There can be some sanity when it comes to electronic discovery. Here’s a recent example of where a party requesting electronic discovery went too far, and paid the price.
In CBT Flint Partners, LLC v. Return Path, Inc., 2008 WL 4441920 (N.D. Ga. Aug. 7, 2008) (click here), the plaintiff previously filed an emergency motion to compel production of discovery, which the court had granted in part, but only on the condition that the plaintiff pay the defendant $300,000 as the costs of defendant conducting a privilege review of the requested materials. The defendant filed a cross-motion seeking additional cost-shifting and attorneys’ fees related to the discover dispute raised by the plaintiff.

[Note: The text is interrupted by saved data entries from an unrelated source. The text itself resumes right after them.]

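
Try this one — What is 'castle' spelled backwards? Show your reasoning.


Reverse 'castle' character by character: 'eltsac'.

eltsac


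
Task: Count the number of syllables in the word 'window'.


Break 'window' into syllables: win-dow -> win | dow = 2 syllables

2 syllables


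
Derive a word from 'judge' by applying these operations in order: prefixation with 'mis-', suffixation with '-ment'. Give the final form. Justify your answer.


Step 1: Add prefix 'mis-' to 'judge' = 'misjudge'
Step 2: Add suffix '-ment' to 'misjudge' = 'misjudgment'

misjudgment


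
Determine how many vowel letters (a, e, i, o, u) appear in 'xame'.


Vowels in 'xame': a, e = 2 vowels.

2


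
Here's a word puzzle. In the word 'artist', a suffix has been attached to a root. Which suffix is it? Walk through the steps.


The word 'artist' = 'art' (root) + '-ist' (suffix). The suffix is '-ist'.

ist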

As the court summarized the situation, the plaintiff’s discovery requests “essentially called for every document at [defendant] that deals with the accused products in this case, which meant, in effect, every document in the company.” Id. at *1. The briefing on the discovery dispute stretched to 212 pages, with 147 exhibits. In moving to compel, the plaintiff “made no effort either in meet-and-confer sessions or in its Emergency Motion to identify specific categories of documents that were relevant and not being provided,” and “engaged in no substantive discussion whatsoever about what discovery it really needed or why.” Id. The defendant actually had substantially completed production of the requested discovery less than two weeks after the deadline plaintiff sought to impose by his motion, which “included the production in native format of over 1.4 million documents that were produced as result of electronic searching that was performed by [defendant] based on 102 search terms that were ultimately selected by Plaintiff.” Id. at *2.

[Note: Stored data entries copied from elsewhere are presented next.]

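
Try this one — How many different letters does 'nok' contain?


Unique letters in 'nok': {k, n, o} = 3 distinct letters.

3


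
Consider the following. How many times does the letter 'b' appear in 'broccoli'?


Letter 'b' in 'broccoli': found at position(s) 1 = 1 occurrence(s).

1


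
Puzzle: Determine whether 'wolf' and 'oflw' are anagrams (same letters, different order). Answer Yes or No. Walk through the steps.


Sorted letters of 'wolf': 'flow'
Sorted letters of 'oflw': 'flow'
They match.

Yes


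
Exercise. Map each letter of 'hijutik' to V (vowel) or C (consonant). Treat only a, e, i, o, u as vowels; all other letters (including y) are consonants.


Letter mapping: h = C, i = V, j = C, u = V, t = C, i = V, k = C.

CVCVCVC


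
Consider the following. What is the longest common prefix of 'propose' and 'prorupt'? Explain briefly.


Compare from the start: 3 characters match: 'pro'. Mismatch at position 4: 'p' vs 'r'.

pro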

The plaintiff “filled the record with invective in both challenging the motives of [defendant] with respect to allegedly delaying discovery and challenging the honesty of [defendant’s] counsel with respect to their representations to the Court.” Id. Because of those allegations, the court reviewed hundreds of pages of e-mails, letters and other documents submitted with the briefs, and found that “based on its review of this entire record, Plaintiff's accusations that there had been a long campaign of stonewalling, delaying, and lying by [defendant’s] attorneys are just not true.” Id. In particular, the court flat out rejected plaintiff’s accusation that it was the defendant which selected the electronic discovery search terms, rather than the plaintiff, finding plaintiff’s representation “extremely disturbing.” Id. at *3.

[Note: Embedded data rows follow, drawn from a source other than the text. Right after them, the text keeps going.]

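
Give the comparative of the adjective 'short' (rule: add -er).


Apply comparative formation (add -er): 'short' -> 'shorter'.

shorter


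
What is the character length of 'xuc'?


Spell out 'xuc' and number each letter: x(1), u(2), c(3). Total: 3 letters.

3


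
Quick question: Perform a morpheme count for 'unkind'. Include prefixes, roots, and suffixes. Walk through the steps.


Decomposition: un- (prefix) + kind (root) = 2 morpheme(s)

2 morphemes


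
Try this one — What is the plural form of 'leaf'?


Apply rule: Change -f to -ves. 'leaf' becomes 'leaves'.

leaves


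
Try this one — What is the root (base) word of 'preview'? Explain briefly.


Remove prefix 'pre' from 'preview' to get root 'view'.

view


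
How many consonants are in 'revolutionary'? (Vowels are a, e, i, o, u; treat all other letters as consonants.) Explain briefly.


Consonants in 'revolutionary': r, v, l, t, n, r, y = 7 consonants.

7


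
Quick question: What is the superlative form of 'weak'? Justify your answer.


Apply superlative formation (add -est): 'weak' -> 'weakest'.

weakest


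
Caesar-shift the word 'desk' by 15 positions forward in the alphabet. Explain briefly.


Shift each letter by 15: d -> s, e -> t, s -> h, k -> z. Result: 'sthz'.

sthz


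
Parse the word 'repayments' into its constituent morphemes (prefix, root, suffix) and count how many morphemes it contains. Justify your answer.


Step 1: Identify prefix: 're' (meaning: again)
Step 2: Identify root: 'pay'
Step 3: Identify suffix(es): 'ment, s'
Decomposition: re- (prefix: again) + pay (root) + -ment (suffix: action/result) + -s (plural)
Total morphemes: 4

4 morphemes (re- (prefix: again) + pay (root) + -ment (suffix: action/result) + -s (plural))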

Based on all of that, the court held under Rule 37 that plaintiff was required to reimburse the defendant for 75% of its fees in responding to the discovery motion, which led to an award of over $86,000 in fees for the defendant.
Sometimes it may seem like no one is listening when a party responding to requests for electronic discovery complains about the burdens and costs involved, in relation to the potential relevance of what is being requested. But at least in this case, the judge seems to have taken the time to dig into the dispute to prevent further abuse.